A multiplicidade de atores reclamando a validade transnacional de suas pautas para a elaboração de políticas públicas demonstra que menos importante que os consensos internacionais a que se submetem os Estados nacionais são os atores políticos que são reconhecidos como os mobilizadores desses consensos em nível local. Assim, a ideia de controle de natalidade e da necessidade de esterilização foi, por alguns anos, a política aceita, dada a falta de questionamento de quem estava operando uma política populacional no país na década de 1980. Tal perspectiva foi alterada ao longo dos anos devido à retomada da agenda de planejamento reprodutivo pelo MS por meio do PAISM. O debate sobre redução da mortalidade materna mudou de uma abordagem de saúde integral, com ênfase na mortalidade de mulheres negras presente no Pacto pela Redução da

Mortalidade Materna (2004), para uma abordagem de humanização do parto e nascimento, baseado em larga medida no paradigma de saúde materno-infantil e com invisibilização das mulheres como parturientes, com destaque para a cegonha. No caso da epidemia do vírus Zika, ainda prevalece a ênfase no combate ao mosquito, isso em larga medida pelas condições de desmobilização da CGSM, ainda focada no paradigma de saúde materno-infantil, com pouca atenção para os efeitos da epidemia nos direitos reprodutivos das mulheres.

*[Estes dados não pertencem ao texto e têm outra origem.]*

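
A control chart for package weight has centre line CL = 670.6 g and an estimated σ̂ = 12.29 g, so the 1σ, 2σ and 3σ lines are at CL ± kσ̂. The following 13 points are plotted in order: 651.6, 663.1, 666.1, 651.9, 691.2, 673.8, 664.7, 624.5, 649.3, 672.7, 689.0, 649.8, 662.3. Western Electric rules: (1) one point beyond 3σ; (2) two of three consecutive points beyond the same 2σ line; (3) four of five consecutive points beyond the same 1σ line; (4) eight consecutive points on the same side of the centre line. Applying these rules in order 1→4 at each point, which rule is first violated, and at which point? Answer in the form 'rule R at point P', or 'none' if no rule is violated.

rule 1 at point 8

Zone of each point (C = within 1σ̂, B = 1σ̂–2σ̂, A = 2σ̂–3σ̂, * = beyond 3σ̂; sign = side of CL): 1:-B, 2:-C, 3:-C, 4:-B, 5:+B, 6:+C, 7:-C, 8:-*, 9:-B, 10:+C, 11:+B, 12:-B, 13:-C
Rule 1 (one point beyond the 3σ limits) is satisfied at point 8.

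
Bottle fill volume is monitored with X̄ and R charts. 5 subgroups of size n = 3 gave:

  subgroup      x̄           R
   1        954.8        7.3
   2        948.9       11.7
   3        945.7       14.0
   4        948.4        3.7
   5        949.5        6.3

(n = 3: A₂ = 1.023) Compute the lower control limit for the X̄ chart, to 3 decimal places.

940.662

X̄̄ = (954.8 + 948.9 + 945.7 + 948.4 + 949.5) / 5 = 4747.3000 / 5 = 949.4600
R̄ = (7.3 + 11.7 + 14.0 + 3.7 + 6.3) / 5 = 43.0000 / 5 = 8.6000
LCL = X̄̄ − A₂·R̄ = 949.4600 − 1.023 × 8.6000 = 940.6622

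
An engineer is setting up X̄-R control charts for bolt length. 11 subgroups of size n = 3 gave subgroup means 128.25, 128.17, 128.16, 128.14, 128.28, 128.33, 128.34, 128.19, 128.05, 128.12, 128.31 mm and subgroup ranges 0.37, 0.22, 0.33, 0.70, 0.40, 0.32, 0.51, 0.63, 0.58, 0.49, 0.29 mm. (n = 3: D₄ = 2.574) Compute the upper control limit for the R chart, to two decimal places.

R̄ = (0.37 + 0.22 + 0.33 + 0.70 + 0.40 + 0.32 + 0.51 + 0.63 + 0.58 + 0.49 + 0.29) / 11 = 4.8400 / 11 = 0.4400
UCL_R = D₄·R̄ = 2.574 × 0.4400 = 1.1326

1.13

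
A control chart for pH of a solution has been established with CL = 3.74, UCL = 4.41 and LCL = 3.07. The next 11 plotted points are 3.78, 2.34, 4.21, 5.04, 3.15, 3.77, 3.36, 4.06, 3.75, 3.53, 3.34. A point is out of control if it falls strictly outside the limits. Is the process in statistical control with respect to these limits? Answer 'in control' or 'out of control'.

Compare each point to [3.07, 4.41]: sample 2 = 2.34 < LCL; sample 4 = 5.04 > UCL.

out of control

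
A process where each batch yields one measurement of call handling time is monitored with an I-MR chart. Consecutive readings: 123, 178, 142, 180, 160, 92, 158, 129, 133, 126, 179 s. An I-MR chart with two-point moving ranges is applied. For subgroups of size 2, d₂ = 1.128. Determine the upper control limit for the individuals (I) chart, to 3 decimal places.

X̄ = (123 + 178 + 142 + 180 + 160 + 92 + 158 + 129 + 133 + 126 + 179) / 11 = 145.4545
Moving ranges: 55, 36, 38, 20, 68, 66, 29, 4, 7, 53; M̄R̄ = 376.0000 / 10 = 37.6000
UCL = X̄ + 3·M̄R̄/d₂ = 145.4545 + 3 × 37.6000 / 1.128 = 245.4545

245.455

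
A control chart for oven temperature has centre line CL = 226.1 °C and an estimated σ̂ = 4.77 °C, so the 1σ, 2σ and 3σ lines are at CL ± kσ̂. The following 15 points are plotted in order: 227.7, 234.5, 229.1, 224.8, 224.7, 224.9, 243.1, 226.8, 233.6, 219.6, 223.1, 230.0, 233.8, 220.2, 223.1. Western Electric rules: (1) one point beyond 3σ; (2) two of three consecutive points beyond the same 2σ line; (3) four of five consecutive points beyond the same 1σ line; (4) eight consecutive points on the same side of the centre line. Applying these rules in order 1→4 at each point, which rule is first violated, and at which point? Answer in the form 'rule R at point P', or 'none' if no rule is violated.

Zone of each point (C = within 1σ̂, B = 1σ̂–2σ̂, A = 2σ̂–3σ̂, * = beyond 3σ̂; sign = side of CL): 1:+C, 2:+B, 3:+C, 4:-C, 5:-C, 6:-C, 7:+*, 8:+C, 9:+B, 10:-B, 11:-C, 12:+C, 13:+B, 14:-B, 15:-C
Rule 1 (one point beyond the 3σ limits) is satisfied at point 7.

rule 1 at point 7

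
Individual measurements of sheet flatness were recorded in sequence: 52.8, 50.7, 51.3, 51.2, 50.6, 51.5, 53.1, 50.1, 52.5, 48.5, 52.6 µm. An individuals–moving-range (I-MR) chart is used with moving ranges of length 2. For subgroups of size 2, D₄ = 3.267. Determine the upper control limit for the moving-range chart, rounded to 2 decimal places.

6.34

Moving ranges: 2.1, 0.6, 0.1, 0.6, 0.9, 1.6, 3.0, 2.4, 4.0, 4.1; M̄R̄ = 19.4000 / 10 = 1.9400
UCL_MR = D₄·M̄R̄ = 3.267 × 1.9400 = 6.3380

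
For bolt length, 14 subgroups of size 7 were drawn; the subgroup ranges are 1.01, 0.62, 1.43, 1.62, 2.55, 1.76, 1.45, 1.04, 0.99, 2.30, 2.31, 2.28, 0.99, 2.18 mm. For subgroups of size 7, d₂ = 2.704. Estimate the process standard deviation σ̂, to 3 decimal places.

R̄ = (1.01 + 0.62 + 1.43 + 1.62 + 2.55 + 1.76 + 1.45 + 1.04 + 0.99 + 2.30 + 2.31 + 2.28 + 0.99 + 2.18) / 14 = 1.6093
σ̂ = R̄ / d₂ = 1.6093 / 2.704 = 0.5952

0.595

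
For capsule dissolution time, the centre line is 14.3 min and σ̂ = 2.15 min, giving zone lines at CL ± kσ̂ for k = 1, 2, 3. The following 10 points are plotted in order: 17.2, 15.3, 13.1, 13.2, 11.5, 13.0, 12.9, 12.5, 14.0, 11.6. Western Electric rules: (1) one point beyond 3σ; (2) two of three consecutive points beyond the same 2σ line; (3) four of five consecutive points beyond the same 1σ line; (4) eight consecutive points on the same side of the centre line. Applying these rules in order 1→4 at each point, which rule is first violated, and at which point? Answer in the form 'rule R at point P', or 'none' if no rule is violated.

Zone of each point (C = within 1σ̂, B = 1σ̂–2σ̂, A = 2σ̂–3σ̂, * = beyond 3σ̂; sign = side of CL): 1:+B, 2:+C, 3:-C, 4:-C, 5:-B, 6:-C, 7:-C, 8:-C, 9:-C, 10:-B
Rule 4 (eight consecutive points on the same side of the centre line) is satisfied at point 10.

rule 4 at point 10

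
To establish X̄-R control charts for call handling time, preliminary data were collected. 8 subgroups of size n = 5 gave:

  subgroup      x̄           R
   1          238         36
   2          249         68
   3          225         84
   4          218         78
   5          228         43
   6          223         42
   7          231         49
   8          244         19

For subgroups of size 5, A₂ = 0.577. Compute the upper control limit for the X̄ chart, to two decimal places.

X̄̄ = (238 + 249 + 225 + 218 + 228 + 223 + 231 + 244) / 8 = 1856.0000 / 8 = 232.0000
R̄ = (36 + 68 + 84 + 78 + 43 + 42 + 49 + 19) / 8 = 419.0000 / 8 = 52.3750
UCL = X̄̄ + A₂·R̄ = 232.0000 + 0.577 × 52.3750 = 262.2204

262.22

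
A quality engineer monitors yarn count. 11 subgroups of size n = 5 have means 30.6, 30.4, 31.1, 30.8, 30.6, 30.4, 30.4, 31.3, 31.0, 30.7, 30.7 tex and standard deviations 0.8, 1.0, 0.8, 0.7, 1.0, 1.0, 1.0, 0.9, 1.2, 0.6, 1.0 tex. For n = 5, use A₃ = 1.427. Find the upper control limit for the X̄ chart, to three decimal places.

32.025

X̄̄ = (30.6 + 30.4 + 31.1 + 30.8 + 30.6 + 30.4 + 30.4 + 31.3 + 31.0 + 30.7 + 30.7) / 11 = 30.7273
s̄ = (0.8 + 1.0 + 0.8 + 0.7 + 1.0 + 1.0 + 1.0 + 0.9 + 1.2 + 0.6 + 1.0) / 11 = 0.9091
UCL = X̄̄ + A₃·s̄ = 30.7273 + 1.427 × 0.9091 = 32.0245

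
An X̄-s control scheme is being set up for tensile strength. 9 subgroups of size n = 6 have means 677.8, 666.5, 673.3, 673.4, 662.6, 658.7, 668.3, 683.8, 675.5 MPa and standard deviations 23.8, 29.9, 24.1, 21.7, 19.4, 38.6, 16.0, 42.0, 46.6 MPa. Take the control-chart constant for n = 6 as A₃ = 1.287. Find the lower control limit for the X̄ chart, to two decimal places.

633.62

X̄̄ = (677.8 + 666.5 + 673.3 + 673.4 + 662.6 + 658.7 + 668.3 + 683.8 + 675.5) / 9 = 671.1000
s̄ = (23.8 + 29.9 + 24.1 + 21.7 + 19.4 + 38.6 + 16.0 + 42.0 + 46.6) / 9 = 29.1222
LCL = X̄̄ − A₃·s̄ = 671.1000 − 1.287 × 29.1222 = 633.6197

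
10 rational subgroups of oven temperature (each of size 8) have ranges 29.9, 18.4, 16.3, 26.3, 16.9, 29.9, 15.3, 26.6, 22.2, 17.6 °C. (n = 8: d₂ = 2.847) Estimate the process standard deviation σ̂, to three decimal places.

7.706

R̄ = (29.9 + 18.4 + 16.3 + 26.3 + 16.9 + 29.9 + 15.3 + 26.6 + 22.2 + 17.6) / 10 = 21.9400
σ̂ = R̄ / d₂ = 21.9400 / 2.847 = 7.7064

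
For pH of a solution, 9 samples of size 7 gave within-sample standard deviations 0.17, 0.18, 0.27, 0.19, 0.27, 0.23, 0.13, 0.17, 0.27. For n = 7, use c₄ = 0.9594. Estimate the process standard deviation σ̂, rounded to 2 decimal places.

s̄ = (0.17 + 0.18 + 0.27 + 0.19 + 0.27 + 0.23 + 0.13 + 0.17 + 0.27) / 9 = 0.2089
σ̂ = s̄ / c₄ = 0.2089 / 0.9594 = 0.2177

0.22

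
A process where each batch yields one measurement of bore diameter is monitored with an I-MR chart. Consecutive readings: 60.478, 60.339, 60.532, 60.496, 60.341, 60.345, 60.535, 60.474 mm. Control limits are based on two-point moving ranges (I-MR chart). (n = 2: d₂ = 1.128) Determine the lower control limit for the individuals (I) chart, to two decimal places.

X̄ = (60.478 + 60.339 + 60.532 + 60.496 + 60.341 + 60.345 + 60.535 + 60.474) / 8 = 60.4425
Moving ranges: 0.139, 0.193, 0.036, 0.155, 0.004, 0.190, 0.061; M̄R̄ = 0.7780 / 7 = 0.1111
LCL = X̄ − 3·M̄R̄/d₂ = 60.4425 − 3 × 0.1111 / 1.128 = 60.1469

60.15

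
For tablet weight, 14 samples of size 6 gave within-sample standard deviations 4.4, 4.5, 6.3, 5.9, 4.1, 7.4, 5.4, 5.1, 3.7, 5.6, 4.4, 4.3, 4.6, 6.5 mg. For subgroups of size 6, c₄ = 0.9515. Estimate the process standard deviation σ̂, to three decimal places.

5.420

s̄ = (4.4 + 4.5 + 6.3 + 5.9 + 4.1 + 7.4 + 5.4 + 5.1 + 3.7 + 5.6 + 4.4 + 4.3 + 4.6 + 6.5) / 14 = 5.1571
σ̂ = s̄ / c₄ = 5.1571 / 0.9515 = 5.4200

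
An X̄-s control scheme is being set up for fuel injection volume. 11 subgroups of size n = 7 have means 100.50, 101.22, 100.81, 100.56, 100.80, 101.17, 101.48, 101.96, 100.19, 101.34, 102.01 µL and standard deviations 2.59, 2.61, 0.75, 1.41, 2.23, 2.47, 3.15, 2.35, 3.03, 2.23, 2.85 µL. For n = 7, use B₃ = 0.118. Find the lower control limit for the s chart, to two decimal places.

s̄ = (2.59 + 2.61 + 0.75 + 1.41 + 2.23 + 2.47 + 3.15 + 2.35 + 3.03 + 2.23 + 2.85) / 11 = 2.3336
LCL_s = B₃·s̄ = 0.118 × 2.3336 = 0.2754

0.28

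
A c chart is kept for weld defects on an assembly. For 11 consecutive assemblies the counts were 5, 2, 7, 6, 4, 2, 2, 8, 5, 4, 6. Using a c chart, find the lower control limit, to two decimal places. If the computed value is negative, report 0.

c̄ = (5 + 2 + 7 + 6 + 4 + 2 + 2 + 8 + 5 + 4 + 6) / 11 = 51 / 11 = 4.6364
LCL = c̄ − 3√c̄ = 4.6364 − 3 × 2.1532 = -1.8233 → 0 (cannot be negative)

0.00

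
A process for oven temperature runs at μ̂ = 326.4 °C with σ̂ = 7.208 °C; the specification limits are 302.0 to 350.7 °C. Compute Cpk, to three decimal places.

Cpu = (USL − μ̂) / (3σ̂) = (350.7 − 326.4) / (3 × 7.208) = 1.1238; Cpl = (μ̂ − LSL) / (3σ̂) = (326.4 − 302.0) / (3 × 7.208) = 1.1284; Cpk = min(Cpu, Cpl) = 1.1238

1.124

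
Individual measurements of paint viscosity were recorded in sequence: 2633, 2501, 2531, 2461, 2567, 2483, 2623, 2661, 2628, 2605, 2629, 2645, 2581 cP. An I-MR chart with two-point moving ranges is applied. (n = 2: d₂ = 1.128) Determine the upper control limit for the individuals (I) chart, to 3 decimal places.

2749.055

X̄ = (2633 + 2501 + 2531 + 2461 + 2567 + 2483 + 2623 + 2661 + 2628 + 2605 + 2629 + 2645 + 2581) / 13 = 2580.6154
Moving ranges: 132, 30, 70, 106, 84, 140, 38, 33, 23, 24, 16, 64; M̄R̄ = 760.0000 / 12 = 63.3333
UCL = X̄ + 3·M̄R̄/d₂ = 2580.6154 + 3 × 63.3333 / 1.128 = 2749.0551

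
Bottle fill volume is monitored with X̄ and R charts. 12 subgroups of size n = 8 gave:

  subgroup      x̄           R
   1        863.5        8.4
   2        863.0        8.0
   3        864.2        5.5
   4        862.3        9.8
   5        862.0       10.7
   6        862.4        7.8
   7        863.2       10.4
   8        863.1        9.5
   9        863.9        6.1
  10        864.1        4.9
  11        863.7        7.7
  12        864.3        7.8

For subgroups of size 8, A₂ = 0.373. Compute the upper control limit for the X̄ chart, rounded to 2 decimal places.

866.31

X̄̄ = (863.5 + 863.0 + 864.2 + 862.3 + 862.0 + 862.4 + 863.2 + 863.1 + 863.9 + 864.1 + 863.7 + 864.3) / 12 = 10359.7000 / 12 = 863.3083
R̄ = (8.4 + 8.0 + 5.5 + 9.8 + 10.7 + 7.8 + 10.4 + 9.5 + 6.1 + 4.9 + 7.7 + 7.8) / 12 = 96.6000 / 12 = 8.0500
UCL = X̄̄ + A₂·R̄ = 863.3083 + 0.373 × 8.0500 = 866.3110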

Observando comparativamente os três casos, o que nos parece é que as pressões geradas internacionalmente ou com base em discursos transnacionais têm mais capacidade de produzir políticas de saúde para as mulheres que não atendem às expectativas locais. Por exemplo, a continuidade do debate sobre o planejamento reprodutivo nas conferências das Nações Unidas leva ao estabelecimento da noção de direitos reprodutivos. Para as ativistas entrevistadas por nós ao longo da pesquisa, a noção de direitos reprodutivos reduz a capacidade de mobilização política e restringe a percepção das políticas de saúde para o período reprodutivo das mulheres, perdendo-se de vista as intercorrências de saúde que fujam a esse assunto. O afastamento da RFS do discurso de integralidade aliado com o seu isolamento em Santa Catarina tem reduzido sua interlocução com os grupos que são parte – ao menos formalmente – da RFS. A adoção da ideia de direitos reprodutivos funciona então como um elemento de desmobilização em torno das pautas de saúde integral para as mulheres. O mesmo acontece com o uso do discurso dos ODMs como justificativa formal para a alteração de atenção à saúde das mulheres em 2011. Ao relatar a incapacidade de atender à meta, o governo altera a principal política de saúde, a PNAISM para o Rede Cegonha. Em larga medida, a demanda internacional era apenas uma forma de justificar a responsividade do governo eleito às polêmicas em torno do aborto durante as eleições. Em relação ao vírus Zika, algumas autoridades defenderam que mulheres em áreas de risco não tivessem filhos durante o período da epidemia, o que remete a uma política eugenista e de controle dos corpos das mulheres que sofrem com o racismo ambiental. Em comum nas preocupações nacionais e transnacionais é o assunto do combate ao vetor.